Arguments pertinents
La Cour souligne qu'une erreur matérielle avait été commise dans la rédaction de l'arrêt précédent, surtout dans la date citée, ce qui altérait la compréhension du point de départ de la prescription. Elle a précisé que, conformément à l'article 462 du Code de procédure civile, il était légitime de corriger cette anomalie :
Citation pertinente : « pour déclarer prescrite l'action en responsabilité engagée par M. et Mme [X] à l'encontre de la banque, l'arrêt... retient que le dommage s'est manifesté lorsque les premières pertes substantielles... sont apparues. »
La Cour a ainsi affirmé que la date mentionnée dans le courriel du 12 janvier 2009 devait être considérée comme le véritable point de départ de la prescription.
Interprétations et citations légales
La décision se fonde sur l'article 462 du Code de procédure civile, qui permet la rectification d'erreurs matérielles dans les décisions de justice. Ce texte permet d'assurer que les actes de justice sont exemptés d'erreurs qui pourraient nuire à la clarté et à l'application des droits reconnus :
Code de procédure civile - Article 462 : "La juridiction peut, d'office ou à la demande des parties, rectifier les erreurs matérielles qui se trouvent dans ses décisions."
La Cour a rappelé que la prescription des actions en responsabilité est conditionnée par la manifestation d’un dommage et la prise de conscience de son caractère préjudiciable. Le raisonnement s’appuie sur des principes établis dans la jurisprudence concernant le déclenchement du délai de prescription, soulignant que l’erreur de date pouvait influencer le droit des parties à agir en justice.
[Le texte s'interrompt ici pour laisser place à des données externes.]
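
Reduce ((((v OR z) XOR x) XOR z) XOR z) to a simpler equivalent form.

By XOR self-cancellation ((E XOR v) XOR v = E):
= ((v OR z) XOR x)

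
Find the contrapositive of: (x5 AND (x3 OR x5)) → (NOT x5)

Contrapositive: x5 → NOT (x5 AND (x3 OR x5))
Note: A statement and its contrapositive are logically equivalent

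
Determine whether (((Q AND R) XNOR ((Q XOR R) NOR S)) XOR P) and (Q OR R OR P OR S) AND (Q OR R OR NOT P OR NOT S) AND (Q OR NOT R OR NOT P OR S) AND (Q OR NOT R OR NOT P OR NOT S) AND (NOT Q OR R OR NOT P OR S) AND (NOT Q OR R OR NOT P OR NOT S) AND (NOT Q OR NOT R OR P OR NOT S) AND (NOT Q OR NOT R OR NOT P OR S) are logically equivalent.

Yes, they are equivalent — the two output columns agree on all 16 assignments:
Q | R | P | S | Expression 1 | Expression 2
-------------------------------------------
0 | 0 | 0 | 0 | 0 | 0
0 | 0 | 0 | 1 | 1 | 1
0 | 0 | 1 | 0 | 1 | 1
0 | 0 | 1 | 1 | 0 | 0
0 | 1 | 0 | 0 | 1 | 1
0 | 1 | 0 | 1 | 1 | 1
0 | 1 | 1 | 0 | 0 | 0
0 | 1 | 1 | 1 | 0 | 0
1 | 0 | 0 | 0 | 1 | 1
1 | 0 | 0 | 1 | 1 | 1
1 | 0 | 1 | 0 | 0 | 0
1 | 0 | 1 | 1 | 0 | 0
1 | 1 | 0 | 0 | 1 | 1
1 | 1 | 0 | 1 | 0 | 0
1 | 1 | 1 | 0 | 0 | 0
1 | 1 | 1 | 1 | 1 | 1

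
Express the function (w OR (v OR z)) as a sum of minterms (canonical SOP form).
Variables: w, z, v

Σm(1, 2, 3, 4, 5, 6, 7) = (NOT w AND NOT z AND v) OR (NOT w AND z AND NOT v) OR (NOT w AND z AND v) OR (w AND NOT z AND NOT v) OR (w AND NOT z AND v) OR (w AND z AND NOT v) OR (w AND z AND v)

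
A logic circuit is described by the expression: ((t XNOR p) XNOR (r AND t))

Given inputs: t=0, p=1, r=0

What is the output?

Substituting: ((0 XNOR 1) XNOR (0 AND 0))
= 1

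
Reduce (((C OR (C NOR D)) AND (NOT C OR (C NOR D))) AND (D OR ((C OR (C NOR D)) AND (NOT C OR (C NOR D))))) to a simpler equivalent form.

By absorption (E AND (E OR v) = E) then distribution ((E OR v) AND (E OR NOT v) = E):
= (C NOR D)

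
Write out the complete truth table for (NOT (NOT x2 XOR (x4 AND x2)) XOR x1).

x2 | x1 | x4 | Output
---------------------
0 | 0 | 0 | 0
0 | 0 | 1 | 0
0 | 1 | 0 | 1
0 | 1 | 1 | 1
1 | 0 | 0 | 1
1 | 0 | 1 | 0
1 | 1 | 0 | 0
1 | 1 | 1 | 1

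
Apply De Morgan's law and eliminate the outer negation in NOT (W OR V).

NOT W AND NOT V
De Morgan's: NOT(OR of terms) = AND of negations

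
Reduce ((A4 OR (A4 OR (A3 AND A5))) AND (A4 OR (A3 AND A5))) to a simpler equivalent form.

By absorption (E AND (E OR v) = E):
= (A4 OR (A3 AND A5))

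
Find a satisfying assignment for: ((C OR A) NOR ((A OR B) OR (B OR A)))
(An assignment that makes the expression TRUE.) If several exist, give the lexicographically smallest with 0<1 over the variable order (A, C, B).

A=0, C=0, B=0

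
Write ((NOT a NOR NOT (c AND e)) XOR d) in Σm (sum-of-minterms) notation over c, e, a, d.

Σm(1, 3, 5, 7, 9, 11, 13, 14) = (NOT c AND NOT e AND NOT a AND d) OR (NOT c AND NOT e AND a AND d) OR (NOT c AND e AND NOT a AND d) OR (NOT c AND e AND a AND d) OR (c AND NOT e AND NOT a AND d) OR (c AND NOT e AND a AND d) OR (c AND e AND NOT a AND d) OR (c AND e AND a AND NOT d)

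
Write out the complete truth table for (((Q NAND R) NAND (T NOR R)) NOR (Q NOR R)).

Q | T | R | Output
------------------
0 | 0 | 0 | 0
0 | 0 | 1 | 0
0 | 1 | 0 | 0
0 | 1 | 1 | 0
1 | 0 | 0 | 1
1 | 0 | 1 | 0
1 | 1 | 0 | 0
1 | 1 | 1 | 0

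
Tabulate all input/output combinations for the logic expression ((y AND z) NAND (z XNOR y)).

z | y | Output
--------------
0 | 0 | 1
0 | 1 | 1
1 | 0 | 1
1 | 1 | 0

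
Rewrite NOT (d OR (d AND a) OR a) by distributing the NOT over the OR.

NOT d AND NOT (d AND a) AND NOT a
De Morgan's: NOT(OR of terms) = AND of negations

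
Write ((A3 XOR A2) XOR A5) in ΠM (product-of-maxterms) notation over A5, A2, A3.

ΠM(0, 3, 5, 6) = (A5 OR A2 OR A3) AND (A5 OR NOT A2 OR NOT A3) AND (NOT A5 OR A2 OR NOT A3) AND (NOT A5 OR NOT A2 OR A3)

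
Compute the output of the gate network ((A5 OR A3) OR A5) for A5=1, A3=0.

Substituting: ((1 OR 0) OR 1)
= 1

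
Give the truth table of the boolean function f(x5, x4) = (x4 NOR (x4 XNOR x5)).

x5 | x4 | Output
----------------
0 | 0 | 0
0 | 1 | 0
1 | 0 | 1
1 | 1 | 0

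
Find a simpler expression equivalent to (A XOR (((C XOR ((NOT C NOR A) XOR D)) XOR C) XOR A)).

By XOR self-cancellation ((E XOR v) XOR v = E) then XOR self-cancellation ((E XOR v) XOR v = E):
= ((NOT C NOR A) XOR D)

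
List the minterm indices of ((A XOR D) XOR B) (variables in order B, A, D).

Σm(1, 2, 4, 7) = (NOT B AND NOT A AND D) OR (NOT B AND A AND NOT D) OR (B AND NOT A AND NOT D) OR (B AND A AND D)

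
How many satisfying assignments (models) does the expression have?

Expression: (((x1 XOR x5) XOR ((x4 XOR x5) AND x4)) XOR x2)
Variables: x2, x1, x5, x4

Satisfying assignments: (0,0,0,1), (0,0,1,0), (0,0,1,1), (0,1,0,0), (1,0,0,0), (1,1,0,1), (1,1,1,0), (1,1,1,1)
Count: 8 out of 16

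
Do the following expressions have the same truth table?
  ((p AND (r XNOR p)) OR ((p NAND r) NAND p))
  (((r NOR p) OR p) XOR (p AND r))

No. Counterexample: with p=0, r=1, Expression 1 = 1 but Expression 2 = 0.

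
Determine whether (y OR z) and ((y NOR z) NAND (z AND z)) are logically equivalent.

No. Counterexample: with y=0, z=0, Expression 1 = 0 but Expression 2 = 1.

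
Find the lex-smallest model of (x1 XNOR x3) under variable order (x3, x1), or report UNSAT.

x3=0, x1=0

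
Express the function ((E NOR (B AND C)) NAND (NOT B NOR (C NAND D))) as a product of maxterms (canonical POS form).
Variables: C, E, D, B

ΠM() = TRUE (no maxterms)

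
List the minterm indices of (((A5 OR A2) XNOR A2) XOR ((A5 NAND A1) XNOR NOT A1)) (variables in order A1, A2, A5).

Σm(1, 4, 5, 6) = (NOT A1 AND NOT A2 AND A5) OR (A1 AND NOT A2 AND NOT A5) OR (A1 AND NOT A2 AND A5) OR (A1 AND A2 AND NOT A5)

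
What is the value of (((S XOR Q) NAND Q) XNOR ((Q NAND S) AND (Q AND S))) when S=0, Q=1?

Substituting: (((0 XOR 1) NAND 1) XNOR ((1 NAND 0) AND (1 AND 0)))
= 1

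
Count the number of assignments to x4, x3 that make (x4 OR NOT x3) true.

Satisfying assignments: (0,0), (1,0), (1,1)
Count: 3 out of 4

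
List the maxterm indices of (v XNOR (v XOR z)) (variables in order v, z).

ΠM(1, 3) = (v OR NOT z) AND (NOT v OR NOT z)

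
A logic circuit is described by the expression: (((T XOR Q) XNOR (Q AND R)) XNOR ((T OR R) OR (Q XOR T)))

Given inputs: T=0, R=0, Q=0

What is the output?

Substituting: (((0 XOR 0) XNOR (0 AND 0)) XNOR ((0 OR 0) OR (0 XOR 0)))
= 0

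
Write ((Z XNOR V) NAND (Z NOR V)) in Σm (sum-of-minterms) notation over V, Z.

Σm(1, 2, 3) = (NOT V AND Z) OR (V AND NOT Z) OR (V AND Z)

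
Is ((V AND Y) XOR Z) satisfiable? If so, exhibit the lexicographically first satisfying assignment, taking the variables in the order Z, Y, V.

Z=0, Y=1, V=1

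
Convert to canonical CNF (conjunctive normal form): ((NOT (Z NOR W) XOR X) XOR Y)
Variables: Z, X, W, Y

(Z OR X OR W OR Y) AND (Z OR X OR NOT W OR NOT Y) AND (Z OR NOT X OR W OR NOT Y) AND (Z OR NOT X OR NOT W OR Y) AND (NOT Z OR X OR W OR NOT Y) AND (NOT Z OR X OR NOT W OR NOT Y) AND (NOT Z OR NOT X OR W OR Y) AND (NOT Z OR NOT X OR NOT W OR Y)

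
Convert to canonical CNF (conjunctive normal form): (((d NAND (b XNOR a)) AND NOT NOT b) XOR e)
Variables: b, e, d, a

(b OR e OR d OR a) AND (b OR e OR d OR NOT a) AND (b OR e OR NOT d OR a) AND (b OR e OR NOT d OR NOT a) AND (NOT b OR e OR NOT d OR NOT a) AND (NOT b OR NOT e OR d OR a) AND (NOT b OR NOT e OR d OR NOT a) AND (NOT b OR NOT e OR NOT d OR a)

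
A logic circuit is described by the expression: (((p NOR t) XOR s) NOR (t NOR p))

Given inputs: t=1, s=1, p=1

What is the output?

Substituting: (((1 NOR 1) XOR 1) NOR (1 NOR 1))
= 0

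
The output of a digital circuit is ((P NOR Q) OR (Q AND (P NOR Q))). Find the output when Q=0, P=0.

Substituting: ((0 NOR 0) OR (0 AND (0 NOR 0)))
= 1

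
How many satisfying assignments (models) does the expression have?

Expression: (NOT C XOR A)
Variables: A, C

Satisfying assignments: (0,0), (1,1)
Count: 2 out of 4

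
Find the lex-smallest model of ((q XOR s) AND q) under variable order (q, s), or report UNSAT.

q=1, s=0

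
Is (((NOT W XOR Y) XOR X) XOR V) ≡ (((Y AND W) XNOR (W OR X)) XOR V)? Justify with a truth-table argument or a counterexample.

No. Counterexample: with Y=0, W=1, X=1, V=0, Expression 1 = 1 but Expression 2 = 0.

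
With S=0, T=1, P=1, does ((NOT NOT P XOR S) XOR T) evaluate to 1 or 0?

Substituting: ((NOT NOT 1 XOR 0) XOR 1)
= 0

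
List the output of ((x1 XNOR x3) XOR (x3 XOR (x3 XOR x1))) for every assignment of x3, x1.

x3 | x1 | Output
----------------
0 | 0 | 1
0 | 1 | 1
1 | 0 | 0
1 | 1 | 0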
Citation supplémentaire : « Peu importe que soit ignorée l'ampleur exacte des pertes subies. »
Cette phrase souligne le principe selon lequel, pour l'établissement de la prescription, la conscience d'un dommage suffit, indépendamment de la mesure des pertes, ce qui renforce l'approche de la Cour visant à clarifier la distinction entre les faits et leurs implications juridiques.